Overview

Where does beauty hide? Where does art emerge when no one is looking? In this series of large-format photographs, Hubertus Hohenlohe invites us to discover what remains unnoticed: crumpled paper fragments, towering piles of discarded sheets, forgotten fabrics, and other materials deemed worthless. What many see as mere waste, the artist unveils as compositions of texture, form, and unexpected color—an aesthetic testimony to the passage of time and the poetry of the overlooked.

 

Rooted in the concept of Objet Trouvé, Hohenlohe does not create, but rather uncovers. His lens rescues what has been cast aside, capturing the accidental beauty of discarded materials—folded papers turned into sculptural forms, layered fabrics revealing abstract landscapes, and remnants of pigment whispering traces of forgotten paintings.
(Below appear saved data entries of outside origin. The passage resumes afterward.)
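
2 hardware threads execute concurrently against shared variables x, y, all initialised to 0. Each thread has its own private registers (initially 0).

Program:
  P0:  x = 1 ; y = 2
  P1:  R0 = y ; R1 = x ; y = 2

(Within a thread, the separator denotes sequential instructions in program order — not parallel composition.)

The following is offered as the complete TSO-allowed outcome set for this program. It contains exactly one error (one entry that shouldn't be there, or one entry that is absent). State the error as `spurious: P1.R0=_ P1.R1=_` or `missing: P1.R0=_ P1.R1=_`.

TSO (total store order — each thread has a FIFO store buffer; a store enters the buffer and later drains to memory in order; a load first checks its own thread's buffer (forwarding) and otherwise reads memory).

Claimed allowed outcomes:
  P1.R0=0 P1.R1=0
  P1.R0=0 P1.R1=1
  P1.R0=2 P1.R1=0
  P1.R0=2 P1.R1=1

outcome vector order: (P1.R0,P1.R1)
under TSO → 0/0 0/1 2/1
claimed∖TSO = {2/0}

spurious: P1.R0=2 P1.R1=0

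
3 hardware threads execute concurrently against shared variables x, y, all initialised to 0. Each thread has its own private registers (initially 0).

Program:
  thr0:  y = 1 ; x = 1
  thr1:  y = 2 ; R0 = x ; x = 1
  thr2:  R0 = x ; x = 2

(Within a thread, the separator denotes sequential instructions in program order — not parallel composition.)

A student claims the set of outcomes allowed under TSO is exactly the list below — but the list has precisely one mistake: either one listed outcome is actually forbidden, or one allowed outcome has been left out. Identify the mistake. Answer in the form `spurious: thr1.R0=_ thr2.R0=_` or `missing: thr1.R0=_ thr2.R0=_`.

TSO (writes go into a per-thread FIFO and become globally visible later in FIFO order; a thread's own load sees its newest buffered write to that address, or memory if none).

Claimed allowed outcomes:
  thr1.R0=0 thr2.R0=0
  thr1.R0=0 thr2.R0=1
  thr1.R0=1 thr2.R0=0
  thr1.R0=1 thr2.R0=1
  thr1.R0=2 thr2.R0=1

missing: thr1.R0=2 thr2.R0=0

outcome vector order: (thr1.R0,thr2.R0)
TSO (6): 00, 01, 10, 11, 20, 21
TSO∖claimed = {20}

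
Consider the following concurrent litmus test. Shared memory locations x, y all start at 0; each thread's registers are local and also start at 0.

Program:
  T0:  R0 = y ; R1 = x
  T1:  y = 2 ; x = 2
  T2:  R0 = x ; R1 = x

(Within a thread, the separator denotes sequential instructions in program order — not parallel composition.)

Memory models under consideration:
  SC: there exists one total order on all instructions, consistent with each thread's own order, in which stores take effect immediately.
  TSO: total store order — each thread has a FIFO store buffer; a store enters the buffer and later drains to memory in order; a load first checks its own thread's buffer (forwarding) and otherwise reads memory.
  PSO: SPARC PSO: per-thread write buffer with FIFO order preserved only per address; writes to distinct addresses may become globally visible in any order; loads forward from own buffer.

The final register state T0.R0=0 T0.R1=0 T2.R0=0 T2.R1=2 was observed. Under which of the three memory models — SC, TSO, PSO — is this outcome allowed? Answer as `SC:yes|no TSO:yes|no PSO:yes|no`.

SC:yes TSO:yes PSO:yes

outcome vector order: (T0.R0,T0.R1,T2.R0,T2.R1)
under SC → 0000 0002 0022 0200 0202 0222 2000 2002 2022 2200 2202 2222
under TSO → 0000 0002 0022 0200 0202 0222 2000 2002 2022 2200 2202 2222
under PSO → 0000 0002 0022 0200 0202 0222 2000 2002 2022 2200 2202 2222
target 0002 ∈ {SC,TSO,PSO}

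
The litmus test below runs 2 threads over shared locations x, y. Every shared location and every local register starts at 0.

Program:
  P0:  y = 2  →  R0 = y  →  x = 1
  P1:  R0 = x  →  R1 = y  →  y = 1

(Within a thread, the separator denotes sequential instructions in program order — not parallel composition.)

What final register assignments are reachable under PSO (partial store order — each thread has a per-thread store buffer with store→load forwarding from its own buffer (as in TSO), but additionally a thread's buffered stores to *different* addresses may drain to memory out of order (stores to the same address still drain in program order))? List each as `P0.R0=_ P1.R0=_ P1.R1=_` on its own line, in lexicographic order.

outcome vector order: (P0.R0,P1.R0,P1.R1)
|PSO outcomes| = 6

P0.R0=1 P1.R0=0 P1.R1=0
P0.R0=1 P1.R0=0 P1.R1=2
P0.R0=2 P1.R0=0 P1.R1=0
P0.R0=2 P1.R0=0 P1.R1=2
P0.R0=2 P1.R0=1 P1.R1=0
P0.R0=2 P1.R0=1 P1.R1=2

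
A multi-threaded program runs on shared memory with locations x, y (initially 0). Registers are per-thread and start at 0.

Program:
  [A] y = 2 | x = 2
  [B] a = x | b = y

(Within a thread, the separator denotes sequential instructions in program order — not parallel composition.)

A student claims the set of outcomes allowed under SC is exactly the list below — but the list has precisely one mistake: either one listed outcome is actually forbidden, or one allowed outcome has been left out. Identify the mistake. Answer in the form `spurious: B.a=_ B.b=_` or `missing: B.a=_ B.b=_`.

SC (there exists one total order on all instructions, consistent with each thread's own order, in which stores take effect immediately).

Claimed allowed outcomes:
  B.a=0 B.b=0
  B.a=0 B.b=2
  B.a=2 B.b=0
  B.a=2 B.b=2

spurious: B.a=2 B.b=0

outcome vector order: (B.a,B.b)
SC (3): (0,0) (0,2) (2,2)
claimed∖SC = {(2,0)}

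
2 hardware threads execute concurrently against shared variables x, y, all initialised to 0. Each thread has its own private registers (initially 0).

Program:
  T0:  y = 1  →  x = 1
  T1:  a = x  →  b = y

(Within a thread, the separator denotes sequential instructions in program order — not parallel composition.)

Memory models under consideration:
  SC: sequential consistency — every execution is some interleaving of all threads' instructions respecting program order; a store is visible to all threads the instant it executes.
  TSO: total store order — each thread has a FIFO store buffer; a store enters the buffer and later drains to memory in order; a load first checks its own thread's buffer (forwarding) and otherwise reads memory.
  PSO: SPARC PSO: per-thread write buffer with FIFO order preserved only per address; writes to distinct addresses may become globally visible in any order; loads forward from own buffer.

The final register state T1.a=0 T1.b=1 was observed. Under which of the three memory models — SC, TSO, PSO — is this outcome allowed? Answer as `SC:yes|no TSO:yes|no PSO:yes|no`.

SC:yes TSO:yes PSO:yes

outcome vector order: (T1.a,T1.b)
under SC → <0 0> <0 1> <1 1>
under TSO → <0 0> <0 1> <1 1>
under PSO → <0 0> <0 1> <1 0> <1 1>
target <0 1> ∈ {SC,TSO,PSO}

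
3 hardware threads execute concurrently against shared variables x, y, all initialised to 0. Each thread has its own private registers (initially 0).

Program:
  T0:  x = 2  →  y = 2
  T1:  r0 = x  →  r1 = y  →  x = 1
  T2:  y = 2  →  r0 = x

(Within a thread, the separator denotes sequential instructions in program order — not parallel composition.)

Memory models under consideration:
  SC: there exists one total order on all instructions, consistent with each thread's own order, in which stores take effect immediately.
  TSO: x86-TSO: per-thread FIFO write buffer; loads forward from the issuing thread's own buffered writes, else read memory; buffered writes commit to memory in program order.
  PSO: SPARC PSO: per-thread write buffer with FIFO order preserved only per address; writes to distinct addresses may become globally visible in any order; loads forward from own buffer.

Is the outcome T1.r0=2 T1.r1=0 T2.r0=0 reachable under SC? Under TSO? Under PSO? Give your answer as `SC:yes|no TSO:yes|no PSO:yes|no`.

SC:no TSO:yes PSO:yes

outcome vector order: (T1.r0,T1.r1,T2.r0)
SC (11): 0/0/0; 0/0/1; 0/0/2; 0/2/0; 0/2/1; 0/2/2; 2/0/1; 2/0/2; 2/2/0; 2/2/1; 2/2/2
TSO (12): 0/0/0; 0/0/1; 0/0/2; 0/2/0; 0/2/1; 0/2/2; 2/0/0; 2/0/1; 2/0/2; 2/2/0; 2/2/1; 2/2/2
PSO (12): 0/0/0; 0/0/1; 0/0/2; 0/2/0; 0/2/1; 0/2/2; 2/0/0; 2/0/1; 2/0/2; 2/2/0; 2/2/1; 2/2/2
target 2/0/0 ∈ {TSO,PSO}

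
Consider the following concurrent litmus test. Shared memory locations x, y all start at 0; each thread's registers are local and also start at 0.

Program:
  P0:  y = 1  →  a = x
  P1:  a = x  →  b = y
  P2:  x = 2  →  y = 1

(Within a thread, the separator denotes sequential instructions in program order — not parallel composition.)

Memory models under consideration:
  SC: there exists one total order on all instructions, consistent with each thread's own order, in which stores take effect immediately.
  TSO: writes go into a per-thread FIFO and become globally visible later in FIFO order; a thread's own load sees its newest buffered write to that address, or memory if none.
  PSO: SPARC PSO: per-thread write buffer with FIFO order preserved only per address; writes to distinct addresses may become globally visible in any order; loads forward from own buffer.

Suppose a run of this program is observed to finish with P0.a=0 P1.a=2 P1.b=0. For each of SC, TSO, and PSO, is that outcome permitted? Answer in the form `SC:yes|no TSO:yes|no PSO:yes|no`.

outcome vector order: (P0.a,P1.a,P1.b)
SC: 7 outcomes — {(0,0,0); (0,0,1); (0,2,1); (2,0,0); (2,0,1); (2,2,0); (2,2,1)}
TSO: 8 outcomes — {(0,0,0); (0,0,1); (0,2,0); (0,2,1); (2,0,0); (2,0,1); (2,2,0); (2,2,1)}
PSO: 8 outcomes — {(0,0,0); (0,0,1); (0,2,0); (0,2,1); (2,0,0); (2,0,1); (2,2,0); (2,2,1)}
target (0,2,0) ∈ {TSO,PSO}

SC:no TSO:yes PSO:yes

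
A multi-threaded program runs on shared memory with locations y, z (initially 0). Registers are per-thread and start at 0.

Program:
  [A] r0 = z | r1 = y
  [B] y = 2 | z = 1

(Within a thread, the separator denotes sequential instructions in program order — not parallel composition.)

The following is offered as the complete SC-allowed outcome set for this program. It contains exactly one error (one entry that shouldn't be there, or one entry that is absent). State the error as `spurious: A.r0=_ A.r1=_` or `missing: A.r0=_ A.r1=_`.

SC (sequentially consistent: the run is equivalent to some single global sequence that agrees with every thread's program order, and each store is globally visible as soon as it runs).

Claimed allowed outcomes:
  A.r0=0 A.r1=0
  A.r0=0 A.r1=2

outcome vector order: (A.r0,A.r1)
under SC → <0 0> <0 2> <1 2>
SC∖claimed = {<1 2>}

missing: A.r0=1 A.r1=2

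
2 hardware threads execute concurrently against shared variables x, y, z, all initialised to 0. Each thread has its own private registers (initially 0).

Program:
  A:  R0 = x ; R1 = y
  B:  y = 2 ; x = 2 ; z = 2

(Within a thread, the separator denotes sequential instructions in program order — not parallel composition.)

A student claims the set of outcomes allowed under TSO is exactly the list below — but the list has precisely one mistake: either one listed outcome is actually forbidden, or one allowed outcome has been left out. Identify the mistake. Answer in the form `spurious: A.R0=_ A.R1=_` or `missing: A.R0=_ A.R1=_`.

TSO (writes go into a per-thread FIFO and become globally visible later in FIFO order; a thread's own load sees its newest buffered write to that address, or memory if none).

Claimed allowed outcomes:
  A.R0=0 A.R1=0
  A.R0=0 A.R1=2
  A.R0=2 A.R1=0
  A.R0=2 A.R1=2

spurious: A.R0=2 A.R1=0

outcome vector order: (A.R0,A.R1)
TSO (3): 00 02 22
claimed∖TSO = {20}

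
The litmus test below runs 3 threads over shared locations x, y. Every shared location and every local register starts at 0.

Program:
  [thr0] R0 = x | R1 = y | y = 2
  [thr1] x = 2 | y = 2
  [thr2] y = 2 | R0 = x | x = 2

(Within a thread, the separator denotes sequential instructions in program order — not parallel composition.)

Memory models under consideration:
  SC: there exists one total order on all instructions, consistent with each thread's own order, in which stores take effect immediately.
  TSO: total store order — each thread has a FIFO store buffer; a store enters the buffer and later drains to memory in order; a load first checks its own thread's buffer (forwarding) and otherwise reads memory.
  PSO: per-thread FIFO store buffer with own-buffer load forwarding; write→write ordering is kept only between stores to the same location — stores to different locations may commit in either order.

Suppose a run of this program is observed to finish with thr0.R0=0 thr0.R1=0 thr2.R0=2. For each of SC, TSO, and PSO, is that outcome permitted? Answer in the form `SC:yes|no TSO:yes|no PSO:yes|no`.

SC:yes TSO:yes PSO:yes

outcome vector order: (thr0.R0,thr0.R1,thr2.R0)
[SC] allowed = {(0,0,0), (0,0,2), (0,2,0), (0,2,2), (2,0,2), (2,2,0), (2,2,2)}
[TSO] allowed = {(0,0,0), (0,0,2), (0,2,0), (0,2,2), (2,0,0), (2,0,2), (2,2,0), (2,2,2)}
[PSO] allowed = {(0,0,0), (0,0,2), (0,2,0), (0,2,2), (2,0,0), (2,0,2), (2,2,0), (2,2,2)}
target (0,0,2) ∈ {SC,TSO,PSO}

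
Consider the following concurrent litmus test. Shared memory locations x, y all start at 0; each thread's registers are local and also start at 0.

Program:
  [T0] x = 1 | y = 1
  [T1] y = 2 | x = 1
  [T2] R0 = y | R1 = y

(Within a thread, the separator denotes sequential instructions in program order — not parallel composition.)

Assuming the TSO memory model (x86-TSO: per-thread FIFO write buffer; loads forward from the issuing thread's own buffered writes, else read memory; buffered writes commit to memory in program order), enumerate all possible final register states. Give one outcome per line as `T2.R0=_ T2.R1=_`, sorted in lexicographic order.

T2.R0=0 T2.R1=0
T2.R0=0 T2.R1=1
T2.R0=0 T2.R1=2
T2.R0=1 T2.R1=1
T2.R0=1 T2.R1=2
T2.R0=2 T2.R1=1
T2.R0=2 T2.R1=2

outcome vector order: (T2.R0,T2.R1)
|TSO outcomes| = 7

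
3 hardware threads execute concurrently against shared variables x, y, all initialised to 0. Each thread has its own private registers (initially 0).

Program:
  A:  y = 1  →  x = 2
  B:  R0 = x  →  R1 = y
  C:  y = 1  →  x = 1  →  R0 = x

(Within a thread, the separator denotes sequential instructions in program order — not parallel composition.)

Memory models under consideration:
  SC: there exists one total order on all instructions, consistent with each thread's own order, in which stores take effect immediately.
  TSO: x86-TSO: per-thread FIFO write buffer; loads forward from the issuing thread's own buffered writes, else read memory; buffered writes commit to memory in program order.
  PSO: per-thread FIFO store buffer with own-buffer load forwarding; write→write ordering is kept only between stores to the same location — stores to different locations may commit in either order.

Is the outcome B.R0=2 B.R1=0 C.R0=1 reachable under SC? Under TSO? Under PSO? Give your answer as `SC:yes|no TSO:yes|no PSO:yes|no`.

outcome vector order: (B.R0,B.R1,C.R0)
under SC → <0 0 1> <0 0 2> <0 1 1> <0 1 2> <1 1 1> <1 1 2> <2 1 1> <2 1 2>
under TSO → <0 0 1> <0 0 2> <0 1 1> <0 1 2> <1 1 1> <1 1 2> <2 1 1> <2 1 2>
under PSO → <0 0 1> <0 0 2> <0 1 1> <0 1 2> <1 0 1> <1 0 2> <1 1 1> <1 1 2> <2 0 1> <2 0 2> <2 1 1> <2 1 2>
target <2 0 1> ∈ {PSO}

SC:no TSO:no PSO:yes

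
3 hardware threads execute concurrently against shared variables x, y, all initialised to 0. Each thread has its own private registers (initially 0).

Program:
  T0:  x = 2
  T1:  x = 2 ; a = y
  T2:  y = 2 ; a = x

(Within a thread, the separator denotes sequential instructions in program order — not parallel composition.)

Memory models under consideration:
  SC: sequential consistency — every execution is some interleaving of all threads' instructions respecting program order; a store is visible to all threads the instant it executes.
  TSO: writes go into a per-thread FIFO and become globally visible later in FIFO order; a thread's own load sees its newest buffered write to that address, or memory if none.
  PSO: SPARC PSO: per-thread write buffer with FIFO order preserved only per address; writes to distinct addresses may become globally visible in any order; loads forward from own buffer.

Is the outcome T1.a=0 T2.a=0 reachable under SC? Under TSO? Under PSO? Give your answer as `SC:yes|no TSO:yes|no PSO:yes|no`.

outcome vector order: (T1.a,T2.a)
SC (3): 02; 20; 22
TSO (4): 00; 02; 20; 22
PSO (4): 00; 02; 20; 22
target 00 ∈ {TSO,PSO}

SC:no TSO:yes PSO:yes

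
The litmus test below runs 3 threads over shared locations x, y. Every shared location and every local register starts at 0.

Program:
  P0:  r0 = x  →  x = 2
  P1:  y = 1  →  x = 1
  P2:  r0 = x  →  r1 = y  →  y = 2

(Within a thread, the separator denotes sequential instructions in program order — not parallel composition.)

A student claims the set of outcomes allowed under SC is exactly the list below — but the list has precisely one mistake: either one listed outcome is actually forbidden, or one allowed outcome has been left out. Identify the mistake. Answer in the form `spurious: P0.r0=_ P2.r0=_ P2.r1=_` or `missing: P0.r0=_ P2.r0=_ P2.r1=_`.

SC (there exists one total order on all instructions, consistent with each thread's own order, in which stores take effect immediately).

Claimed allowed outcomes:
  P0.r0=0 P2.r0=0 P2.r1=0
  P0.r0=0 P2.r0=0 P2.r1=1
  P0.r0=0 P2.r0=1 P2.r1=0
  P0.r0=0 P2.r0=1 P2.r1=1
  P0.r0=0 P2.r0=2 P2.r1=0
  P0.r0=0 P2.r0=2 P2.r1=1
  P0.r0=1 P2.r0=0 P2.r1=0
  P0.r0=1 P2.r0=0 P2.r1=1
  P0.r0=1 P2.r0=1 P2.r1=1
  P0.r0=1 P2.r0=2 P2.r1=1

outcome vector order: (P0.r0,P2.r0,P2.r1)
under SC → (0,0,0); (0,0,1); (0,1,1); (0,2,0); (0,2,1); (1,0,0); (1,0,1); (1,1,1); (1,2,1)
claimed∖SC = {(0,1,0)}

spurious: P0.r0=0 P2.r0=1 P2.r1=0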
These found objects become windows into a world of Peinture Trouvée, where painting is no longer intentional, but a result of chance, time, and abandonment.

 

Through his precise framing and keen sensitivity to light, Hohenlohe elevates these remnants to a new dimension, allowing us to see them not as refuse, but as serendipitous artworks created by the forces of time and circumstance. The layers of paint drying on a palette, the ink stains on a forgotten sheet, the way dust and light settle upon a discarded canvas—each becomes a silent masterpiece, waiting to be noticed.

 

"Peinture Trouvée: The Art of Serendipity" invites us to rethink the act of seeing. It is a celebration of beauty in the unintentional, a call to recognize the artistic in what is left behind, and a reminder that sometimes, the greatest works are not painted by hand, but revealed by the world itself.